Dairy alternative producer and marketer Galaxy Nutritional Foods Inc has reorted a rise in sales to approximately $44.5m for the year ended 31 March 2005, compared with approximately $36.2m last year.

The increase in net sales primarily reflects higher contract manufacturing (private label) revenues and an increase in sales of Wholesome Valley organic products.

Gross profit margin decreased to 22% of sales, from 31% in the previous fiscal year, due primarily to higher raw material costs and lower margins on private label business. The average price of casein, a key ingredient in most of the Company's products, increased an average of 32% in FY2005, which cost increase resulted in an increase of approximately $2.7 million in cost of goods sold.

Loss from operations totalled $3.237m, versus a loss from operations of $1,601m in FY2004. Operating results for FY2005 included a bad debt provision and inventory write-off of approximately $1.8 million related to a single customer for which Galaxy manufactured private label products.

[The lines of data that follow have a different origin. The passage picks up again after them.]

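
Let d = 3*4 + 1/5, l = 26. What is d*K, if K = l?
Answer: 1586/5 ≈ 317.20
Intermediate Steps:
K = 26
d = 61/5 (d = 12 + 1/5 = 61/5 ≈ 12.200)
d*K = (61/5)*26 = 1586/5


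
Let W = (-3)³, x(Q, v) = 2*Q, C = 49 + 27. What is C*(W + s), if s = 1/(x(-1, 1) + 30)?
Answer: -14345/7 ≈ -2049.3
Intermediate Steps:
C = 76
W = -27
s = 1/28 (s = 1/(2*(-1) + 30) = 1/(-2 + 30) = 1/28 ≈ 0.035714)
C*(W + s) = 76*(-27 + 1/28) = 76*(-755/28) = -14345/7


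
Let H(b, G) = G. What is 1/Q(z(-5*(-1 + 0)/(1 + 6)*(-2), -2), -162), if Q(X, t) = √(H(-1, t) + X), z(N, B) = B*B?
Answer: -I*√158/158 ≈ -0.079556*I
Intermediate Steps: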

The company no longer does business with this customer, and in the future Galaxy will instead sell the same or similar products directly to the major mass merchandiser that was the ultimate purchaser of the products previously sold to the private label customer.

"Although our fiscal 2005 operating results suffered due to sharply higher raw materials costs and a large bad debt expense, I believe we have made tremendous progress in terms of positioning Galaxy for a return to profitability and a resumption in growth consistent with our market opportunity," said CEO Michael E. Broll. "Our accomplishments during the past twelve months include the elimination of a highly dilutive convertible preferred stock, operating cost reductions, and the recent announcement of an outsourcing agreement with Schreiber Foods that should result in additional cost savings of several million dollars annually."

"We look forward to fiscal 2006 with great optimism," said Broll. "While the outsourcing of our manufacturing and distribution activities to Schreiber Foods will require some non-recurring expenses in the near term, I am optimistic that an earnings turnaround will be evident during the second half of fiscal 2006 and in future years. Without the cost burden associated with our current production facilities and with a much-strengthened balance sheet, we can focus upon marketing and other activities that can leverage Galaxy's strong brands in the healthy foods marketplace. The recent decision by a major mass merchandiser to purchase our alternative cheese products directly from our company illustrates the power of our brands, and we intend to greatly expand our visibility within the growing universe of health- conscious consumers in future years."